We discussed today in class that some of us hated the idea that every building might fill the visitor with emotion. Thinking about it later and in reading the other blogs, I believe that emotion is critical to the sensory experience and comprehension of the building, but conversely when overwhelmed, we tend to become numb to our environments. "We live through sensory experience," and I think that emotion is how our brains process that information as a memory tool- our understanding of our environments in relation to us. Most all buildings give us the mundane 'numb' reaction where the few unique buildings we get to visit will revive our emotion. I think in architecture heightens our awareness and reactions. I think all buildings should create some stirring of emotion within us, but degree and appropriateness is what we can use to gauge value.

Statement and Bibliography


Manifesto

Thursday, September 4, 2008

Something that has come up when considering a Thesis topic and resulting project- brought out by the manifesto assignment- is HOW odd or how outlandish can this idea or theory be? In our first class we discussed how we will need to consult codes and such when designing our project, but what if our theory goes against many of the zoning bylaws and codes in place? What if... say we feel that some of these are impositions and are actually detrimental to architecture and design. What would happen if I were to argue that some of the greatest spaces were designed without regulations and pre-planning simply for the fact that the designers and builders were forced to rely entirely upon emotion and an inherent sense of space and function. What if I wanted to argue against these "progressions" for a more 'basic' and creative project.

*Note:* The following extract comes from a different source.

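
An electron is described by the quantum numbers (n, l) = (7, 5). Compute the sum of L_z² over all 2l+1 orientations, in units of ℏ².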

Are we able to ignore the existing regulations and standards for a totally idealogical or fanciful view of what architecture could/ should be?

Monday, September 1, 2008

Issues

In response to the 'issues' questions this week :

The undergraduate program offers us the basics, a look at what others have accomplished or theorized- the trial and error of the past if you will- and our thesis project is all about the personal expression of our interpretations of all the information and compilation of facts our studies expose us to. In other words, Thesis is about taking what we have learned and translating it into our own definition or understanding of architecture, and then applying it to a project as a sort of material explanation. This is probably the first and only chance we will have to create something entirely without outside influence to exactly reflect our specific goals and theories. Once we enter the 'real world' we no longer have the total freedom of expression and face the requirements of codes, regulations, clients, budgets, and existing architectural problems. In thesis we are given both the chance to 'create' and solve the problem we feel necessary. This may not be the greatest work we will ever do as architects, certainly half our education comes after graduation, but it is the greatest opportunity we will get.

An architectural problem is any situation where architecture fulfills a specific need or requirement that may be posed by location, function, etc. A project is then designed to 'solve' the problem. I love architecture for this reason- that it is a problem/solution relationship. It is a kit of parts- a make your own sort of massively creative puzzle. I would love to emerse myself in the details and design aspect of the profession with small residential renovation/ addition commissions, where I could feel that I adequatley solved the problem and was able to look at every aspect of the building and process. In stark contrast, however, I think I'd be equally satisfied with public projects that most likley would not have the budget for the details, but served a greater good such as civic buildings that would help make a positive change in the community. Fame and fortune are not my goals. I've always been highly involved in my community and in giving back- and to be honest that's more important than big commissions or big ideas. Even in my work, it's more about the site, community, and function, than in the expression of a theory or style. My goal is to make myself feel like I'm making a difference and not every one else. Architecture is fun to me because it's a personal challenge- to see if I can solve the problem with my knowledge and a kit of parts.